To illustrate this point, I like to use my favourite example, which concerns the research of the scientist Thomas D. Brock. In the late 1960’s, Brock was studying bacteria that lived on the edges of hot springs found in Yellowstone National Park, work that was certainly considered niche and sideline at a time when most his colleagues were focusing on the development of new antibiotics. In these hot springs Brock discovered Thermus aquaticus, a hyperthermophilic bacteria capable of living at temperatures (70 Celsius) that would kill most other living organisms. What was of most interest about this discovery was the fact that the enzymes inside the bacteria continued to work at temperatures that would have caused all other known enzymes to have denatured and stopped functioning. Industrial processes have long wished for enzymes that could operate at higher temperatures as reaction kinetics speed up at higher temperatures.
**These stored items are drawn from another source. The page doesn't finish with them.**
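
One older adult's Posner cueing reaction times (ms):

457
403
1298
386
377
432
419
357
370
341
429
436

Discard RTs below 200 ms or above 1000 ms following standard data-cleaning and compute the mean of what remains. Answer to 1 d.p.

400.6 ms

Excluded: 1298
Retained (n=11): Σ = 4407
Mean = 4407/11 = 400.6364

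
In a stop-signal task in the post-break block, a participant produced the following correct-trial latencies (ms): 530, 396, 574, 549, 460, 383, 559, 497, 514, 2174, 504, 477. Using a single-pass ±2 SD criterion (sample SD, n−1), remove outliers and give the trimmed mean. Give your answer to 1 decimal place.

494.8 ms

n = 12, ΣRT = 7617, M = 634.750
Σ(x−M)² = 2623498.25; s = √(2623498.25/11) = 488.364
Cutoffs: 634.750 ± 2·488.364 → [-342.0, 1611.5]
Outside: 2174 → excluded.
Retained (n=11): Σ = 5443, mean = 5443/11 = 494.818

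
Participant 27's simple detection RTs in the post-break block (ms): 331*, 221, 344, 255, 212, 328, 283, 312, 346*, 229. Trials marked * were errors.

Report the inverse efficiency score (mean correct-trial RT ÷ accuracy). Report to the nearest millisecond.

341 ms

Correct trials (n=8): 221, 344, 255, 212, 328, 283, 312, 229
Mean correct RT = 2184/8 = 273.0000 ms
Proportion correct = 8/10
IES = 273.0000 / (8/10) = 341.250 ms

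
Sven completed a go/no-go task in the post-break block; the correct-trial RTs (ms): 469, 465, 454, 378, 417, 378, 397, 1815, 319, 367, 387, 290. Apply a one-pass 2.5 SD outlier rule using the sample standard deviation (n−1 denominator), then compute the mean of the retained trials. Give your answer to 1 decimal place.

n = 12, ΣRT = 6136, M = 511.333
Σ(x−M)² = 1886570.67; s = √(1886570.67/11) = 414.133
Cutoffs: 511.333 ± 2.5·414.133 → [-524.0, 1546.7]
Outside: 1815 → excluded.
Retained (n=11): Σ = 4321, mean = 4321/11 = 392.818

392.8 ms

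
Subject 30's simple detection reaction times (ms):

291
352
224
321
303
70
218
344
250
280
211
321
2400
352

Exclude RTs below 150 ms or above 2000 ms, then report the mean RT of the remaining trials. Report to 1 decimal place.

Excluded: 70, 2400
Retained (n=12): Σ = 3467
Mean = 3467/12 = 288.9167

288.9 ms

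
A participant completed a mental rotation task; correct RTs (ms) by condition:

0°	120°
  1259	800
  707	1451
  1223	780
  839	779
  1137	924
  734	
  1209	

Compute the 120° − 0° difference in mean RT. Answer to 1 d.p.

M(0°) = 7108/7 = 1015.429
M(120°) = 4734/5 = 946.800
Difference = 946.800 − 1015.429 = -68.629 ms

-68.6 ms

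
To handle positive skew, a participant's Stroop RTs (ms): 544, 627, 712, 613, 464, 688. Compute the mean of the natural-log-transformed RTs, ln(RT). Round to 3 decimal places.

ln(RT): 6.2989, 6.4409, 6.5681, 6.4184, 6.1399, 6.5338
Σ ln(RT) = 38.4000
Mean = 38.4000/6 = 6.40000

6.400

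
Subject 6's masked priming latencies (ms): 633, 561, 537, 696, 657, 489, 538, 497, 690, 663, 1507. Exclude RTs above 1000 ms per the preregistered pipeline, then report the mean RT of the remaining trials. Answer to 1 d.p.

Excluded: 1507
Retained (n=10): Σ = 5961
Mean = 5961/10 = 596.1000

596.1 ms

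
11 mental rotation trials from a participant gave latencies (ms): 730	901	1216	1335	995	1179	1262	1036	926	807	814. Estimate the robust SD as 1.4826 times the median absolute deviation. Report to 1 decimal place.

Sorted: 730, 807, 814, 901, 926, 995, 1036, 1179, 1216, 1262, 1335 → median = 995
|x − 995| sorted: 0, 41, 69, 94, 181, 184, 188, 221, 265, 267, 340 → MAD = 184
Robust SD ≈ 1.4826 × 184 = 272.798

272.8 ms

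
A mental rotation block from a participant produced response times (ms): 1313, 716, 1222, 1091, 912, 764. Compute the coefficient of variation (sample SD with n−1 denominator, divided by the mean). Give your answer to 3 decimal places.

0.244

n = 6, Σ = 6018, M = 1003.0000
Σ(x−M)² = 299576.000; s = √(299576.000/5) = 244.7758
CV = 244.7758 / 1003.0000 = 0.24404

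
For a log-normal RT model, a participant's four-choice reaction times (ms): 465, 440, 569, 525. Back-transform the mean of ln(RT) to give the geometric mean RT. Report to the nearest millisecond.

ln(RT): 6.1420, 6.0868, 6.3439, 6.2634
Mean ln(RT) = 24.8361/4 = 6.20902
Geometric mean = exp(6.20902) = 497.22 ms

497 ms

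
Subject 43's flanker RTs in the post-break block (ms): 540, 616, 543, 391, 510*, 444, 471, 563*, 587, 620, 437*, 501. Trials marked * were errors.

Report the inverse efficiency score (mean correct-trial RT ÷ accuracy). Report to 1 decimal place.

698.2 ms

Correct trials (n=9): 540, 616, 543, 391, 444, 471, 587, 620, 501
Mean correct RT = 4713/9 = 523.6667 ms
Proportion correct = 9/12
IES = 523.6667 / (9/12) = 698.222 ms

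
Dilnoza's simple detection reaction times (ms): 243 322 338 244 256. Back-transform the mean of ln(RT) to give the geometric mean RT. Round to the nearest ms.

ln(RT): 5.4931, 5.7746, 5.8230, 5.4972, 5.5452
Mean ln(RT) = 28.1330/5 = 5.62660
Geometric mean = exp(5.62660) = 277.72 ms

278 ms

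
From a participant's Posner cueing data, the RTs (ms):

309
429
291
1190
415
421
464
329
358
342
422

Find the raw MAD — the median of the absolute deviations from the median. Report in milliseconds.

57 ms

Sorted: 291, 309, 329, 342, 358, 415, 421, 422, 429, 464, 1190 → median = 415
|x − 415|: 106, 14, 124, 775, 0, 6, 49, 86, 57, 73, 7
Sorted deviations: 0, 6, 7, 14, 49, 57, 73, 86, 106, 124, 775 → MAD = 57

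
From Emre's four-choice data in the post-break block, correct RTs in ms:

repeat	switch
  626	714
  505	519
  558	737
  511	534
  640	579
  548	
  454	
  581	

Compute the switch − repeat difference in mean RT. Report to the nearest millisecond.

M(repeat) = 4423/8 = 552.875
M(switch) = 3083/5 = 616.600
Difference = 616.600 − 552.875 = 63.725 ms

64 ms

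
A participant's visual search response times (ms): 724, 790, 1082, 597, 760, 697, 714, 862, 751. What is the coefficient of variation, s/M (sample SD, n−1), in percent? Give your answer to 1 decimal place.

17.5%

n = 9, Σ = 6977, M = 775.2222
Σ(x−M)² = 146933.556; s = √(146933.556/8) = 135.5238
CV = 135.5238 / 775.2222 = 0.17482 = 17.482%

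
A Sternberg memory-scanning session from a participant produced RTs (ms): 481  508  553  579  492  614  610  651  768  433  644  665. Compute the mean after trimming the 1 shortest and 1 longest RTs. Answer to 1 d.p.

Sorted: 433, 481, 492, 508, 553, 579, 610, 614, 644, 651, 665, 768
Drop lowest 1 (433) and highest 1 (768)
Remaining (n=10): Σ = 5797, mean = 5797/10 = 579.700

579.7 ms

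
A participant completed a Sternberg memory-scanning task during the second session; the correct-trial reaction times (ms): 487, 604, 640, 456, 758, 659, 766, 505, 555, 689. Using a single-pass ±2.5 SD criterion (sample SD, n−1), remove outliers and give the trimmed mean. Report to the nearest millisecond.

612 ms

n = 10, ΣRT = 6119, M = 611.900
Σ(x−M)² = 108676.90; s = √(108676.90/9) = 109.887
Cutoffs: 611.900 ± 2.5·109.887 → [337.2, 886.6]
No RTs fall outside the cutoffs; all 10 retained. Mean = 6119/10 = 611.900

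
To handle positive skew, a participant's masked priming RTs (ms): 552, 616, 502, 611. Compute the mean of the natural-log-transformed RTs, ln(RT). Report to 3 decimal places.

6.343

ln(RT): 6.3135, 6.4232, 6.2186, 6.4151
Σ ln(RT) = 25.3705
Mean = 25.3705/4 = 6.34262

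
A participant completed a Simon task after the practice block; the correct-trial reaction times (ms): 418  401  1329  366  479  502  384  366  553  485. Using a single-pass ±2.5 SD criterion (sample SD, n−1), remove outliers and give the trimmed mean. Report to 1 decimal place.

n = 10, ΣRT = 5283, M = 528.300
Σ(x−M)² = 748604.10; s = √(748604.10/9) = 288.406
Cutoffs: 528.300 ± 2.5·288.406 → [-192.7, 1249.3]
Outside: 1329 → excluded.
Retained (n=9): Σ = 3954, mean = 3954/9 = 439.333

439.3 ms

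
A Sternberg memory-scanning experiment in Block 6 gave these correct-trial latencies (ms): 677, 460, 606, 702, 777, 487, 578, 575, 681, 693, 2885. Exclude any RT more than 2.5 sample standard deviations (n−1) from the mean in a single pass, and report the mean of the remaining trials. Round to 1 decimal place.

623.6 ms

n = 11, ΣRT = 9121, M = 829.182
Σ(x−M)² = 4739843.64; s = √(4739843.64/10) = 688.465
Cutoffs: 829.182 ± 2.5·688.465 → [-892.0, 2550.3]
Outside: 2885 → excluded.
Retained (n=10): Σ = 6236, mean = 6236/10 = 623.600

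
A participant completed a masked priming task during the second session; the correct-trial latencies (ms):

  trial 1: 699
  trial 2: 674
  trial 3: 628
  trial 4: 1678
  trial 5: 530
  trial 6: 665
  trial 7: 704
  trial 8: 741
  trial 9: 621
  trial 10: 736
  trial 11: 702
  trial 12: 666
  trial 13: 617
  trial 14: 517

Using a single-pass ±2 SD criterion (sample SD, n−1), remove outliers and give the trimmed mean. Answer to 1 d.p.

653.8 ms

n = 14, ΣRT = 10178, M = 727.000
Σ(x−M)² = 1033036.00; s = √(1033036.00/13) = 281.894
Cutoffs: 727.000 ± 2·281.894 → [163.2, 1290.8]
Outside: 1678 → excluded.
Retained (n=13): Σ = 8500, mean = 8500/13 = 653.846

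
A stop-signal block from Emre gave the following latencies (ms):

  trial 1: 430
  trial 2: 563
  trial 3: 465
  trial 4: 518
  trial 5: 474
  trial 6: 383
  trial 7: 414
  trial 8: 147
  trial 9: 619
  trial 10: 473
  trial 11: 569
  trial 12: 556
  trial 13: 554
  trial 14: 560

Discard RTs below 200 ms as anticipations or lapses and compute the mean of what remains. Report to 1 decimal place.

506.0 ms

Excluded: 147
Retained (n=13): Σ = 6578
Mean = 6578/13 = 506.0000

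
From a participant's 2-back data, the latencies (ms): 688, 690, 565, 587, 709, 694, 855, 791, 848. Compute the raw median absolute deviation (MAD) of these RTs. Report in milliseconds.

Sorted: 565, 587, 688, 690, 694, 709, 791, 848, 855 → median = 694
|x − 694|: 6, 4, 129, 107, 15, 0, 161, 97, 154
Sorted deviations: 0, 4, 6, 15, 97, 107, 129, 154, 161 → MAD = 97

97 ms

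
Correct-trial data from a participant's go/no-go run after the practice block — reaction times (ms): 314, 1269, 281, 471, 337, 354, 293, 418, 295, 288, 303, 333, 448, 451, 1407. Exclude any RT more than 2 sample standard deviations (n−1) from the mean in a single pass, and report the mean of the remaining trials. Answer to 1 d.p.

352.8 ms

n = 15, ΣRT = 7262, M = 484.133
Σ(x−M)² = 1749861.73; s = √(1749861.73/14) = 353.539
Cutoffs: 484.133 ± 2·353.539 → [-222.9, 1191.2]
Outside: 1269, 1407 → excluded.
Retained (n=13): Σ = 4586, mean = 4586/13 = 352.769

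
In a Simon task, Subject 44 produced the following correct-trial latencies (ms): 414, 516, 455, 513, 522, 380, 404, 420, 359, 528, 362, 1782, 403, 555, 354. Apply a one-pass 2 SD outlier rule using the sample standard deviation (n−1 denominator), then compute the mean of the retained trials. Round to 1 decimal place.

n = 15, ΣRT = 7967, M = 531.133
Σ(x−M)² = 1742789.73; s = √(1742789.73/14) = 352.824
Cutoffs: 531.133 ± 2·352.824 → [-174.5, 1236.8]
Outside: 1782 → excluded.
Retained (n=14): Σ = 6185, mean = 6185/14 = 441.786

441.8 ms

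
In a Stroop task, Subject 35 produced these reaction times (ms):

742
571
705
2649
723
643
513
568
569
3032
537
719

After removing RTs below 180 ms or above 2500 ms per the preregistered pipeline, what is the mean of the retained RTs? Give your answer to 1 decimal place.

629.0 ms

Excluded: 2649, 3032
Retained (n=10): Σ = 6290
Mean = 6290/10 = 629.0000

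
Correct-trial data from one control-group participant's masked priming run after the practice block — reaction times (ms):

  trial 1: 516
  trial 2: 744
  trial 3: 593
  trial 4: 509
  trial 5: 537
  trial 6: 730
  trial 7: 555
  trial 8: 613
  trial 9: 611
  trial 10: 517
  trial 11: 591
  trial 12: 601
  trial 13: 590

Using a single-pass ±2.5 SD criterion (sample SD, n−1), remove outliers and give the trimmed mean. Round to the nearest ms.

593 ms

n = 13, ΣRT = 7707, M = 592.846
Σ(x−M)² = 65711.69; s = √(65711.69/12) = 74.000
Cutoffs: 592.846 ± 2.5·74.000 → [407.8, 777.8]
No RTs fall outside the cutoffs; all 13 retained. Mean = 7707/13 = 592.846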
However, the most important consequence of Brock’s discovery was the development of PCR (polymerase chain reaction) using an enzyme from Thermus aquaticus called TAQ polymerase.

PCR was such a major discovery as the technique allowed for the amplification of a single (or a few copies) piece of DNA by several orders of magnitude, generating thousands to millions of copies of a particular DNA sequence. The inventor of PCR, Kary Mullis, would go on to win a Nobel Prize for PCR and the technique has become a staple tool in every biology lab in the world. It is also used in forensic science (CSI anyone?) as well playing a major role in some major scandals. Last year, PCR-testing of food samples detected the presence of horsemeat in what should have been beef burgers in a scandal that erupted across Europe. A final interesting question to mull over before the next blog… how might the secondary and tertiary structure of Thermus aquaticus’s enzymes differ from your own enzymes?